A nightmare is just a dream until you wake up



There was sweat on his face as he stood by the car door. It was a hot July after noon in Lahore but the sweat wasn't just from the heat. A fact brought into stark relief by the his inability to stand straight. This is a man who had a titanium plate in his back but still wouldn't use a wheel chair or a walking stick. He stands straight unless he really can't and I didn't reach out to grab him. I always did when he was alive, i always walked a step or two behind him to gently hold him up if the sciatica kicked in stronger than he could control. But in this blasted dream I just kept sitting staring at him sweating from the onset of death. 

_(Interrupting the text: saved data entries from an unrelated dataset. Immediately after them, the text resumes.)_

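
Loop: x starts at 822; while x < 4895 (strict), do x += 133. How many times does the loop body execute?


Step 1: x goes from 822 toward 4895 by 133; the body runs while x<4895, so iterations = ceil((bound-start)/step)
Step 2: Distance=4073
Step 3: ceil(4073/133)=31

31


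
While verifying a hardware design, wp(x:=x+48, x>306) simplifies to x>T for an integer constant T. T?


Formula: wp(x:=E, P) = P[E/x] (substitute E for x in postcondition)
Step 1: Postcondition: x>306
Step 2: Substitute x+48 for x: x+48>306
Step 3: Solve for x: x > 306-48 = 258

258


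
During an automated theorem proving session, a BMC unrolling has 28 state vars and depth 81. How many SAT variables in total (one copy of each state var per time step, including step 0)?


BMC unrolls to depth k, creating one copy of each state var for steps 0..k.
Step count = 81 + 1 = 82 (steps 0 through 81)
Vars per step = 28
Total = 28 * 82 = 2296

2296


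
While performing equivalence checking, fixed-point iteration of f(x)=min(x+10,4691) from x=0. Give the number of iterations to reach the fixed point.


Step 1: x=0, cap=4691, increment=10
Step 2: x grows by 10 each step until capped at 4691; fixed point is x=4691
Step 3: iterations = ceil(4691/10) = 470

470


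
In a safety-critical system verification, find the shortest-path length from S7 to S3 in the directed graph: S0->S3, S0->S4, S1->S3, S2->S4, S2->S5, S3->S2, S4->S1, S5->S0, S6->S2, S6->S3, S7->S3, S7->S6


BFS layer-by-layer from S7:
  dist 0: {S7}
  dist 1: {S3, S6}
  -> S3 reached at distance 1
Shortest path length = 1

1


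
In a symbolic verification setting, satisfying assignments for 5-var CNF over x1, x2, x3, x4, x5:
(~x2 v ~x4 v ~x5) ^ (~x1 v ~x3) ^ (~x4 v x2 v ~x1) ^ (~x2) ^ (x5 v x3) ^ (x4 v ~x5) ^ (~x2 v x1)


CNF with 7 clauses over 5 vars (32 assignments).
An assignment satisfies CNF iff every clause has >=1 true literal.
Check each row (bits = x1,x2,x3,x4,x5; clause T/F shown):
  row 0 [00000]: clauses=TTTTFTT -> 0
  row 1 [00001]: clauses=TTTTTFT -> 0
  row 2 [00010]: clauses=TTTTFTT -> 0
  row 3 [00011]: clauses=TTTTTTT -> 1
  row 4 [00100]: clauses=TTTTTTT -> 1
  row 5 [00101]: clauses=TTTTTFT -> 0
  row 6 [00110]: clauses=TTTTTTT -> 1
  row 7 [00111]: clauses=TTTTTTT -> 1
  row 8 [01000]: clauses=TTTFFTF -> 0
  row 9 [01001]: clauses=TTTFTFF -> 0
  row 10 [01010]: clauses=TTTFFTF -> 0
  row 11 [01011]: clauses=FTTFTTF -> 0
  row 12 [01100]: clauses=TTTFTTF -> 0
  row 13 [01101]: clauses=TTTFTFF -> 0
  row 14 [01110]: clauses=TTTFTTF -> 0
  row 15 [01111]: clauses=FTTFTTF -> 0
  row 16 [10000]: clauses=TTTTFTT -> 0
  row 17 [10001]: clauses=TTTTTFT -> 0
  row 18 [10010]: clauses=TTFTFTT -> 0
  row 19 [10011]: clauses=TTFTTTT -> 0
  row 20 [10100]: clauses=TFTTTTT -> 0
  row 21 [10101]: clauses=TFTTTFT -> 0
  row 22 [10110]: clauses=TFFTTTT -> 0
  row 23 [10111]: clauses=TFFTTTT -> 0
  row 24 [11000]: clauses=TTTFFTT -> 0
  row 25 [11001]: clauses=TTTFTFT -> 0
  row 26 [11010]: clauses=TTTFFTT -> 0
  row 27 [11011]: clauses=FTTFTTT -> 0
  row 28 [11100]: clauses=TFTFTTT -> 0
  row 29 [11101]: clauses=TFTFTFT -> 0
  row 30 [11110]: clauses=TFTFTTT -> 0
  row 31 [11111]: clauses=FFTFTTT -> 0
Full result column, 8 rows per line (x1,x2 fixed per line; x3,x4,x5 runs 000..111 left to right):
  rows 0-7 [x1,x2=00]: 00011011  (ones: 4)
  rows 8-15 [x1,x2=01]: 00000000  (ones: 0)
  rows 16-23 [x1,x2=10]: 00000000  (ones: 0)
  rows 24-31 [x1,x2=11]: 00000000  (ones: 0)
Satisfying assignments = 4+0+0+0 = 4

4


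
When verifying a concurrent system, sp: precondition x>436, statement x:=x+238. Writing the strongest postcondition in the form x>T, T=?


Formula: sp(P, x:=E) = exists old_x. (x = E[old_x/x]) AND P[old_x/x] (old_x is the value of x before the assignment; eliminate old_x by solving x = E[old_x/x] for old_x)
Step 1: Precondition P: x>436, i.e. old_x > 436
Step 2: Assignment gives x = old_x + 238, so old_x = x - 238
Step 3: Substitute into P: x - 238 > 436
Step 4: Simplify: x > 436+238 = 674

674


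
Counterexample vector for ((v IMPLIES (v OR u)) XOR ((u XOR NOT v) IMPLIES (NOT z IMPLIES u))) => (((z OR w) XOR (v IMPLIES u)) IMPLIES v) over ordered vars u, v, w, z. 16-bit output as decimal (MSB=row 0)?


F1 = ((v IMPLIES (v OR u)) XOR ((u XOR NOT v) IMPLIES (NOT z IMPLIES u)))
F2 = (((z OR w) XOR (v IMPLIES u)) IMPLIES v)
Counterexample to F1=>F2 is where F1=1 and F2=0.
Evaluate each row (bits = u,v,w,z, MSB first):
  row 0 [0000]: F1=1 F2=0 -> F1&~F2 -> 1
  row 1 [0001]: F1=0 F2=1 -> F1&~F2 -> 0
  row 2 [0010]: F1=1 F2=1 -> F1&~F2 -> 0
  row 3 [0011]: F1=0 F2=1 -> F1&~F2 -> 0
  row 4 [0100]: F1=0 F2=1 -> F1&~F2 -> 0
  row 5 [0101]: F1=0 F2=1 -> F1&~F2 -> 0
  row 6 [0110]: F1=0 F2=1 -> F1&~F2 -> 0
  row 7 [0111]: F1=0 F2=1 -> F1&~F2 -> 0
  row 8 [1000]: F1=0 F2=0 -> F1&~F2 -> 0
  row 9 [1001]: F1=0 F2=1 -> F1&~F2 -> 0
  row 10 [1010]: F1=0 F2=1 -> F1&~F2 -> 0
  row 11 [1011]: F1=0 F2=1 -> F1&~F2 -> 0
  row 12 [1100]: F1=0 F2=1 -> F1&~F2 -> 0
  row 13 [1101]: F1=0 F2=1 -> F1&~F2 -> 0
  row 14 [1110]: F1=0 F2=1 -> F1&~F2 -> 0
  row 15 [1111]: F1=0 F2=1 -> F1&~F2 -> 0
Full result column, 4 rows per line (u,v fixed per line; w,z runs 00..11 left to right):
  rows 0-3 [u,v=00]: 1000  = hex 8
  rows 4-7 [u,v=01]: 0000  = hex 0
  rows 8-11 [u,v=10]: 0000  = hex 0
  rows 12-15 [u,v=11]: 0000  = hex 0
Counterexample vector (row 0 .. row 15) = 1000000000000000
Output column grouped in 4s = 1000 0000 0000 0000 = 0x8000
Convert to decimal digit by digit (value = value*16 + digit):
  8 -> 8
  8*16 + 0 = 128
  128*16 + 0 = 2048
  2048*16 + 0 = 32768
Decimal = 32768

32768


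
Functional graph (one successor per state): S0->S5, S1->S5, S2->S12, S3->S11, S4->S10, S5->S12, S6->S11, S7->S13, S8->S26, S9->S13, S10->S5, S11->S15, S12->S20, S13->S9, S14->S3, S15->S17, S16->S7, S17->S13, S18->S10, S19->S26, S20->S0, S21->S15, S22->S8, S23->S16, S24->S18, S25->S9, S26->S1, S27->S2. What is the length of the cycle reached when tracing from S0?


Trace from S0 until a state repeats:
  S0 -> S5 -> S12 -> S20 -> S0
S0 first seen at step 0, revisited at step 4.
Cycle length = 4 - 0 = 4

4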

And then he crumbled. He fell back. Glowing in the crisp white shalwar kameez for Friday prayers, my father lost consciousness. The sound of his head cracking against the brick drive way still lingers seven hours later. It's what woke me up but kept reverberating. It was abysmally early in the morning but I could not go back to sleep. I stood in the toilet for a good hour or so with my back to the mirror leaning my forehead against the wall because that cracking sound just would not go away. Nor would the sound of my own screams as I sat over him, yelling for him to come back to life, rubbing his palms, knowing full well that he has departed but not willing to believe. He kept on growing smaller. Like a grain of rice being cooked but in reverse. The more I rubbed his palms the smaller he got until his palms were not much more than raisins in my hand and even as I tried to bring him back to life it was that blood curdling crack of his skull against the floor that kept replaying in my head. And then I woke up. Sweat laden and breath deprived, shaking like a wet dog, I woke up and believed it to be a mercy. 

Until I realized that the only thing worse than waking up trembling from a nightmare in which you see your father die is waking up into a reality where he died long ago. 

This is the true cruelty of the human experience: when someone we love dies, it's not the end. It's the beginning of a vicious maelstrom of nostalgia where in we find the elation of having the dead brought back to life only to relive the unbearable agony of them dying again. Its enough to make you want to slit your own throat. If not enough than close enough. Close enough to break your heart into even more pieces.